Há uma veía que qualificaria como
cínica e que, conquanto esteja plenamente consciente do abuso e do escândalo do
gerrymander, a mídia continua a dar
de ombros, como se tal fenômeno fosse imbatível força da natureza.
Continua a tratar-se o gerrymander como se fora uma realidade
da existência política, quando na verdade é um truque baixo e inadmissível, que
desfigura a votação e transforma minorias as inchando em falsas maiorias. À
Câmara de Representantes foi permitido por falta de uma campanha à altura da
ameaça que o processo do gerrymander
constitui para a Democracia que permanecesse por todos esses anos como um
retrato desfocado da realidade política nacional americana. Esse poder se
estende já em seguida ao segundo biênio de Obama até hoje, com essa presidência
Trump, eleita como foi, com intervenção russa
(por vez primeira na história americana), já sob o crivo de um fiscal especial de
ótimo nível, o que faz esperar que a verdade virá à tona.
O Partido Republicano tem notório
problema com o corpo eleitoral, e por isso recorre a meios nos supostos limites
da legalidade para tentar suprir essa sua dificuldade em prevalecer através do
voto. Daí, a Suprema Corte (que, por acaso, tem maioria republicana) derrubou a
lei instituída na presidência de Lyndon
Johnson, que tornava sujeitos à vigilância federal estados que costumam
recorrer a meios ilícitos para ganhar eleições, como o é a legislação de
supressão de eleitores de educação ou meios inferiores. Este cínico recurso já
volta a ser usado à tripa forra até em estados do Norte, durante a última eleição
(com ótimos resultados para o GOP,
que costuma em muitos casos fundar-se na supressão dos votantes para vencer
eleições).
Recordo-me da disposição do
Juiz-Principal Roberts, presidente da
Corte Suprema, dizendo que já passara o tempo de condicionar o voto de certos
estados ao exame federal. Como definir
um tal veredito, com o irrepresso desenvolvimento da negação ao voto sempre por
motivos inconfessáveis, e que colima apenas
afastar os pobres, os velhos, os afro-americanos e, quem sabe, a minoria dos
latinos, para que não interfiram com a vitória dos candidatos brancos e
anglo-saxões que são em geral sufragados pelo Grand Old Party...

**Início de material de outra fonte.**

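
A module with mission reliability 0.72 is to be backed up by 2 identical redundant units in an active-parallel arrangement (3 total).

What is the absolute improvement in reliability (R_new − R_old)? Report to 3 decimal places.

R_before = 0.72
R_after = 1 − (1 − 0.72)^3 = 0.978
ΔR = 0.978 − 0.72 = 0.258

0.258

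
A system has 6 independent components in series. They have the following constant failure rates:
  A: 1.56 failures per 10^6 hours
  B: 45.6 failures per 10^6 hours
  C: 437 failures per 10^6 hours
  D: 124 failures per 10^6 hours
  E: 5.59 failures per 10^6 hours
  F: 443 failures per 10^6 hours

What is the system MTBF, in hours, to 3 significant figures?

Series of exponential components: λ_sys = Σ λ_i
λ_sys = 0.00000156 + 0.0000456 + 0.000437 + 0.000124 + 0.00000559 + 0.000443 = 1.0567e-03 /h
MTBF = 1 / λ_sys = 946 h

946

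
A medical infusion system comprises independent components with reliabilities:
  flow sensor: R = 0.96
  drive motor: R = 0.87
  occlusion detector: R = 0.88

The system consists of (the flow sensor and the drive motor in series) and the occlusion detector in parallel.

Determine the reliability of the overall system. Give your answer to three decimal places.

Series (flow sensor and drive motor): 0.96000 × 0.87000 = 0.83520
Parallel ([0.83520] and occlusion detector): 1 − (1 − 0.83520)(1 − 0.88000) = 0.980

0.980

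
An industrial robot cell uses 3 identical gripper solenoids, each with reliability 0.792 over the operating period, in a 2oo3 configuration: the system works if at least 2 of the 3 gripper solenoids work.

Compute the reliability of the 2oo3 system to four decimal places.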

Tanto a mídia - grande ou pequena,
falada, televisada ou escrita - não pode mais fingir o que está escancarado à
sua frente. Não se pode permitir que
vença aquele que teria menos votos de que o seu adversário, se a eleição fosse
jogada de forma limpa e aberta.
Chega de hipocrisia e de
fingimento. Não mais aceitemos esse tipo
de descrição que nos traz o artigo de hoje deste provado defensor do direito e
do bom pleito, jogado corretamente, sem truques nem altos, nem baixos. Dizem os franceses que a hipocrisia é a
homenagem que o vício rende à virtude...
A grande imprensa dos
Estados Unidos não deve ser um fanal apenas em determinados casos, e deixar em
silêncio, ou sob uma envergonhada reserva, as formas mais gritantes de desrespeito
ao voto e ao sentir das maiorias. Gerrymander, em qualquer lugar em que
reponte, será sempre um crime eleitoral. O fato de ser antigo - datar de um
governador do Massachusetts no século XIX - não lhe dá o título ou o diploma de
continuar a apresentar-se como se fora irremovível realidade.
Nem o Povo americano, nem
o Partido Democrata devem curvar-se diante dessa ignóbil realidade. O gerrymander não é fatalidade irremovível,
como se fora brutal força da natureza.
Ele só subsiste pela ignava fraqueza dos que preferem não só ignorá-lo,
senão viver, ou até mesmo vegetar, na sua incômoda, desagradável presença.